Shabbat Shalom with a Heart Healthy Dose of Torah – Ki Tisa

In the Garden of Eden, God speaks with Adam and Eve. After Cain and Abel bring their offerings, God speaks to Cain. God seems to speak directly to some people throughout the Biblical text. In only a few places, though, can we read that God has a direct visual encounter with humans.

In Genesis 32:30, Jacob wrestles with an entity, but sees God’s face at the end of the episode. “Jacob called the name of that place “Peni-El” (face of God) for I have seen God faces to faces”.

This week, after God speaks to Moses faces to face (Exodus 33:10-11), Torah tells us that Moses requests to see “God’s glory.” But God will only let him see the back of divinity, not the face. No one can see the face of God and live. (Exodus 33:17-23) At the end of Torah, though, we read (Deuteronomy 34:10), “Never again has a prophet like Moses risen who knows God face to face.”

With all the folks out there purporting to speak on behalf of God, I found this trilogy of texts most enlightening. God speaks all the time. God speaks many languages and through many traditions. A lot of people hear the voice of God and then try to interpret what they heard. This first level of spiritual engagement is dangerous. We hear voices without context and then in spite of our own human limitations, we tell the world that God spoke to us (only us) and then go about imposing our interpretations on God’s shoulders (such as they are).

Jacob is the first to experience God in multi-dimensions. He hears God, sees. God, and depending on how one interprets scripture, wrestles with God. Interestingly, though, he does not see the “face” of God, he sees the “faces” of God (Panim el Panim – the plural of “face”). He becomes Israel representing the truth God will resonate differently to different people (ultimately the multiple tribes that come from this patriarch). Jacob understands, through his bout with faith (Israel means one who wrestles with God) that there is one God but lots of ways in which God manifests in the world (faces).

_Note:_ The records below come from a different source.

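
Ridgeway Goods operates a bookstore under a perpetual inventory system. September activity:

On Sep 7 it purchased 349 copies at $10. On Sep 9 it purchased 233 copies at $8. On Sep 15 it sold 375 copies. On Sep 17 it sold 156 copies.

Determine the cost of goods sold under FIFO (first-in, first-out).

COGS = $4,946

Sep 15, 375 sold [FIFO — oldest first]: 349 @ $10 + 26 @ $8 = $3,698
Sep 17, 156 sold [FIFO — oldest first]: 156 @ $8 = $1,248
Total COGS = $3,698 + $1,248 = $4,946
Ending inventory: 51 @ $8 = $408
Check: goods available $5,354 = COGS $4,946 + ending $408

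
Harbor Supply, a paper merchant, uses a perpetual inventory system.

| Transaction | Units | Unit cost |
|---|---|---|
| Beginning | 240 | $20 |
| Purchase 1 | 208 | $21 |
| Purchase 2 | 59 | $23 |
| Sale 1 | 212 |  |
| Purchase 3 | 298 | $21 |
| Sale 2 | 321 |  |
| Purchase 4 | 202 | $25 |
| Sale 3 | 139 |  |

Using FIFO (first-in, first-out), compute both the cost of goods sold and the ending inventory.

COGS = $13,990; ending inventory = $7,843

Sale 1 (212) [FIFO — oldest first]: 212 @ $20 = $4,240
Sale 2 (321) [FIFO — oldest first]: 28 @ $20 + 208 @ $21 + 59 @ $23 + 26 @ $21 = $6,831
Sale 3 (139) [FIFO — oldest first]: 139 @ $21 = $2,919
Total COGS = $4,240 + $6,831 + $2,919 = $13,990
Ending inventory: 133 @ $21 + 202 @ $25 = $7,843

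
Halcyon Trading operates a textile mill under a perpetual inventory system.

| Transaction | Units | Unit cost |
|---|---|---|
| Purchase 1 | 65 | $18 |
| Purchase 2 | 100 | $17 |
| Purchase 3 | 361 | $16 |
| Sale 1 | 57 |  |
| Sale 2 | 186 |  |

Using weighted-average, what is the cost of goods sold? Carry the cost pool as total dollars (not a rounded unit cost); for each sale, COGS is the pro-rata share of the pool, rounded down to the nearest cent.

After Purchase 1: 65 on hand, pool $1,170.00 (≈ $18.0000 each)
After Purchase 2: 165 on hand, pool $2,870.00 (≈ $17.3939 each)
After Purchase 3: 526 on hand, pool $8,646.00 (≈ $16.4373 each)
Sale 1, sell 57: 57/526 × $8,646.00 → $936.92
Sale 2, sell 186: 186/469 × $7,709.08 → $3,057.33
Total COGS = $936.92 + $3,057.33 = $3,994.25
Ending inventory (cost pool remaining) = $4,651.75
Check: goods available $8,646.00 = COGS $3,994.25 + ending $4,651.75

COGS = $3,994.25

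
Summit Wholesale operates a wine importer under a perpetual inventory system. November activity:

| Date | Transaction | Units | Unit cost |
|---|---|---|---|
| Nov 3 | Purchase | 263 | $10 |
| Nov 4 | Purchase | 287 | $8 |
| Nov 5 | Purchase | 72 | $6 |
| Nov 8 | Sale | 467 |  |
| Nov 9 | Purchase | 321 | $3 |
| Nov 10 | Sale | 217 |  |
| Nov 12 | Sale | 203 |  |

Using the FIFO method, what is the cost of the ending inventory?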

This week, God speaks to Moses “Faces to Faces,” but in the midst of the cloud. Moses could sense God’s immediate presence, but could not see the face of the Divine, even while perhaps standing directly next to “It.” Jacob’s wrestling match was a test of faith; it happened “to” him as the entity appeared from nowhere to engage him. Jacob came away from the wrestling match injured – enlightened, but injured.

Moses sought out a connection with divinity, God revealed God’s self progressively. Moses asked to see God. God replied that no one could see God’s face (singular) and live. Moses then gets to see God’s back, as God passes by the mountain. Jacob saw only God’s faces. Moses saw the entire shape form, corpus of all that is God. To think that God has only “one face – one perspective” is to lack faith: to die in faith. God is not a monolithic monophonic idol for passive worship and human manipulation.

At the end of the Torah, we learn that Moses “knew” God, “faces to faces.” The verb here is “Yadah” and translates as “intimate knowledge.” It is a Hebrew word that indicates extreme – even physical – intimacy. Over the course of Moses’ journey, he gained a holistic awareness of God’s breadth beyond the aural and visual. In essence, Moses knew God in the same sense as intimate partners know each other. In an intimate relationship, we know the many aspects of each other, not just the persona aimed in our direction or worn for specific circumstances.

Herein is the difference between love and infatuation. One cannot love another based on a façade. Moses spends much of the Torah as God’s intimate partner, arguing, debating, supporting, and engaging. Faith requires intimacy. Faith is not a destination or goal; it is an ever-evolving journey. For this reason, tradition teaches us to pray with all our heart, all of our soul, and all of our being. Love and faith cannot happen unless we are “all in.” And, as with any sacred relationship, a person of faith knows that what one believes is only the limit of one’s horizon, one’s ability to see, not the totality of truth. Shabbat Shalom.